Retorno

Sergei y Misha se sentían asqueados de vivir en Cartagena. Les repugnaban sus gentes y la vida plácida e indolente que llevaban. Les parecían gente débil, blanda, con una sofisticación banal que los ponía enfermos. Esa alegría hueca. De todo, lo que más odiaban era su felicidad. Esa gente estúpida y sonriente era incapaz de sospechar el infierno que suponía vivir en Baikonur.

En Baikonur la vida era muy distinta. En las Zonas No Descontaminadas la gente moría de hambre y enfermedades. La vida era sufrimiento. La verdad es que no se vivía, se sobrevivía, y para lograr la supervivencia sólo había una forma: servir a los poderosos. Sergei y Misha eran hermanos, siervos del gran señor de la seguridad de Baikonur, y estaban allí para hacer un buen trabajo. Gracias a eso, sus pobres padres, Yuri y Valentina, que ya habían superado los cuarenta años, tenían medicinas para sus enfermedades, en un mundo en el que hasta las medicinas más sencillas eran un artículo de lujo reservado solo para unos pocos.

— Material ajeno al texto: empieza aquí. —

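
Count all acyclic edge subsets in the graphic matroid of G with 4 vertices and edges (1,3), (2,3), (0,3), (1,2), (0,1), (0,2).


An independent set in a graphic matroid is an acyclic edge subset.
G has 4 vertices and 6 edges.
Enumerate all 2^6 = 64 subsets, checking for acyclicity.
Total independent sets = 38.

38


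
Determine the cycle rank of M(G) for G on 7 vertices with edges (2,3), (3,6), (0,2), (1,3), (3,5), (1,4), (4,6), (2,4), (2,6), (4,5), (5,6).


Cycle rank (nullity) = |E| - r(M) = |E| - (|V| - c).
|E| = 11, |V| = 7, c = 1.
Nullity = 11 - (7 - 1) = 11 - 6 = 5.

5


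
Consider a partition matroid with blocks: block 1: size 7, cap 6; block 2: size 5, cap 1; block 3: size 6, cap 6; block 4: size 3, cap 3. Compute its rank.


Rank of a partition matroid = sum of min(|Si|, ci) for each block.
= min(7,6) + min(5,1) + min(6,6) + min(3,3)
= 6 + 1 + 6 + 3
= 16.

16


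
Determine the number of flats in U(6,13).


Flats of U(6,13): every subset of size < 6 is a flat, plus E itself.
Count = (13 choose 0) + (13 choose 1) + (13 choose 2) + (13 choose 3) + (13 choose 4) + (13 choose 5) + 1
     = 1 + 13 + 78 + 286 + 715 + 1287 + 1
     = 2381.

2381


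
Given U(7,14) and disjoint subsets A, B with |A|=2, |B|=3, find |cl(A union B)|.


|A union B| = 2 + 3 = 5 (disjoint).
In U(7,14), cl(S) = S if |S| < 7, else cl(S) = E.
Since 5 < 7, cl(A union B) = A union B.
|cl(A union B)| = 5.

5


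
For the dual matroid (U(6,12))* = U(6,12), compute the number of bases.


The dual of U(r,n) is U(n-r, n) = U(6,12).
Bases of U(6,12) are all (6)-element subsets.
|B(M*)| = (12 choose 6) = 924.

924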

Con gran satisfacción los dos hermanos habrían destruido esta ciudad decadente con todos sus idiotas felices. Habría bastado una pequeña bomba nuclear...

Pero tovarich Mijaíl ya les había criticado por su exceso de entusiasmo. Incluso un pequeño vertido radiactivo había escandalizado enormemente a estos ridículos latinos. A partir de ahora, solo podrían utilizar armas convencionales. Nada radiactivo, y eso era decepcionante.

Además, había un detalle esencial que Misha y Sergei habían pasado por alto. Era una metedura de pata, y es que aquel maldito viejo —que tanto habían disfrutado asesinando— era un nasiano importante, y parece que el muy canalla tenía algo escondido en algún sitio. Había que volver a la universidad y descubrir dónde narices lo tenía. Era peligroso, pero tovarich Mijaíl lo pedía y había que hacerlo.

—Puede haber un poco de radiactividad en la universidad, pero nunca habrá más que en Baikonur —dijo Sergei, el hermano mayor, mientras se rascaba una fea mancha de la piel de su cuello que siempre le picaba—. No me pienso poner el traje protector. Si hay problemas podría ser un estorbo.

Misha asintió, estaba de acuerdo.

—Es verdad, el traje da mucho calor. Pero ahora fíjate en lo que te voy a decir. Esta vez nada de radiactividad. Estos latinos no están acostumbrados. Si hay que matarlos, los matamos y ya está, pero nada de disfrutar.

Sergei no pudo disimular su enojo ante esta posibilidad, pero a tovarich Mijaíl se le obedecía y no había más consideraciones.

Los hermanos Sergei y Misha volvían a la universidad.